The Italian opulence of ‘The Leopard’

During the weekend of April 10, 5th Avenue Cinema will feature Visconti’s 1963 epic, Il Gattopardo, or The Leopard.

The film is based on Giuseppe Tomasi di Lampedusa’s novel of the same name that chronicles the crumbling of the Italian upper class in 19th century Sicily and is considered one of the most important novels in Italian literature.

The cast includes the American Burt Lancaster, the French (and impossibly handsome) Alain Delon and the Italian Claudia Cardinale at the height of her cinematic beauty.

The film was given a 100 percent rating by the infamous Rotten Tomatoes and the late Roger Ebert commented that it “was written by the only man who could have written it, directed by the only man who could have directed it and stars the only man who could have played its title character.”

Prince Don Fabrizio (Lancaster) of Salina learns that Giuseppe Garibaldi, an important figure in the Italian unification, and his troops have hit Sicily. An obvious threat to the position of the Sicilian upper class, Fabrizio sees this as a precursor for his social demise.

Yet when his promising nephew Tancredi (Delon) joins Garibaldi’s army and becomes engaged to Angelica (Cardinale), the daughter of the newly appointed mayor, Fabrizio cannot deny what the social connections could do for his nephew.
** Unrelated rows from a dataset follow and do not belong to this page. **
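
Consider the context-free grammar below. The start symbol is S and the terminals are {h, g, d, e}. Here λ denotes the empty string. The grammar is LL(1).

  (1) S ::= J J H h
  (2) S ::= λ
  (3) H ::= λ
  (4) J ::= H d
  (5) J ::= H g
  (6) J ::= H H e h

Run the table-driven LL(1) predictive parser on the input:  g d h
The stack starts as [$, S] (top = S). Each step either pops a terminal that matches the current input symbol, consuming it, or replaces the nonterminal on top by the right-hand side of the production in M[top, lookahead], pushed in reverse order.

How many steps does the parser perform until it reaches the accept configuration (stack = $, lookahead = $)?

9

step 1: stack=$ S  input=g d h $  — expand S ::= J J H h
step 2: stack=$ h H J J  input=g d h $  — expand J ::= H g
step 3: stack=$ h H J g H  input=g d h $  — expand H ::= λ
step 4: stack=$ h H J g  input=g d h $  — match g
step 5: stack=$ h H J  input=d h $  — expand J ::= H d
step 6: stack=$ h H d H  input=d h $  — expand H ::= λ
step 7: stack=$ h H d  input=d h $  — match d
step 8: stack=$ h H  input=h $  — expand H ::= λ
step 9: stack=$ h  input=h $  — match h
Accept reached after 9 steps.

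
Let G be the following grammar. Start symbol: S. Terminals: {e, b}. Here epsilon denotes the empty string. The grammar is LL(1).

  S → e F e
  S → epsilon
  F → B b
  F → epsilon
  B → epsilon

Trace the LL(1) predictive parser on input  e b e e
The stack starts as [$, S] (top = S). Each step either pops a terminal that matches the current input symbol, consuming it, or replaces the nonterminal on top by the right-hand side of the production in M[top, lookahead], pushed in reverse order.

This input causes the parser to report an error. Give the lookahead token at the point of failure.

e

     Stack    Input      Action
  1  $ S      e b e e $  expand S → e F e
  2  $ e F e  e b e e $  match e
  3  $ e F    b e e $    expand F → B b
  4  $ e b B  b e e $    expand B → epsilon
  5  $ e b    b e e $    match b
  6  $ e      e e $      match e
  7  $        e $        error: stack empty but input remains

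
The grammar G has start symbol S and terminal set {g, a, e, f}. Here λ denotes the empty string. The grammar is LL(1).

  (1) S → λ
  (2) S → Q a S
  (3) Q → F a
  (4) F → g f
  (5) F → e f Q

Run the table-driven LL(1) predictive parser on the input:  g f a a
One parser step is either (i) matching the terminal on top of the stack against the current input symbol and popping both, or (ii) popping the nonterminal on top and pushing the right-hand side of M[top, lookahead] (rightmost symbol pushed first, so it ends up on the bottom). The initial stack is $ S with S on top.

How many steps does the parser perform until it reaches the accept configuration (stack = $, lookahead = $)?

step 1: stack=$ S  input=g f a a $  — expand S → Q a S
step 2: stack=$ S a Q  input=g f a a $  — expand Q → F a
step 3: stack=$ S a a F  input=g f a a $  — expand F → g f
step 4: stack=$ S a a f g  input=g f a a $  — match g
step 5: stack=$ S a a f  input=f a a $  — match f
step 6: stack=$ S a a  input=a a $  — match a
step 7: stack=$ S a  input=a $  — match a
step 8: stack=$ S  input=$  — expand S → λ
Accept reached after 8 steps.

8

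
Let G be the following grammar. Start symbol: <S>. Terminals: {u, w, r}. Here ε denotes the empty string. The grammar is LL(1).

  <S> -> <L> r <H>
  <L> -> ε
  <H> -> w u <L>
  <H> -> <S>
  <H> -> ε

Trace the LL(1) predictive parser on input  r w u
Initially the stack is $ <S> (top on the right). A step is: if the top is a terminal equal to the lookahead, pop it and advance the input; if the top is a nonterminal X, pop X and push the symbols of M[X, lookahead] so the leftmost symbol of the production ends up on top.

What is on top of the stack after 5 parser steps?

u

step 1: stack=$ <S>  input=r w u $  — expand <S> -> <L> r <H>
step 2: stack=$ <H> r <L>  input=r w u $  — expand <L> -> ε
step 3: stack=$ <H> r  input=r w u $  — match r
step 4: stack=$ <H>  input=w u $  — expand <H> -> w u <L>
step 5: stack=$ <L> u w  input=w u $  — match w
Stack after step 5: $ <L> u (top = u).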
If anything, the film is a visual stunner. Visconti pays great attention to detail, and the beauty and pride of the Italian backdrop is just as great a force as any of the cast members.

It is rumored that the team needed to cast a Hollywood star like Lancaster, despite the fact that he was not Italian, to gain more attention and justification for the large budget. While Lancaster was not the first popular choice for the role of Don Fabrizio, some regard it as one of the best performances in Lancaster’s career.

Lancaster said of the role, “It was my best work…I bought 11 copies of The Leopard because I thought it was a great novel. I gave it to everyone. But when I was asked to play in it, I said, no, that part’s for a real Italian. But, lo, the wheels of fortune turned.”

While Lancaster is dubbed-over in Italian, it is not in his speech but in the silence of his actions that he conveys his masterful talent.

Fabrizio quietly struggles to accept the loss of power his people will come to know, sacrificing his family’s prominence in society to uphold the tradition and continuance he grew up knowing and respecting.

The final sequence is a 45 minute ball, a celebration of the dying age. It ties together all of the themes of the movie seamlessly without even directly mentioning them in conversation. The viewer sympathizes with Fabrizio, a man who truly loves the way he lives his life, knowing that it must soon come to an end.

The Leopard is a film of both beauty and silent, accepting pain, of which Visconti conveys effortlessly.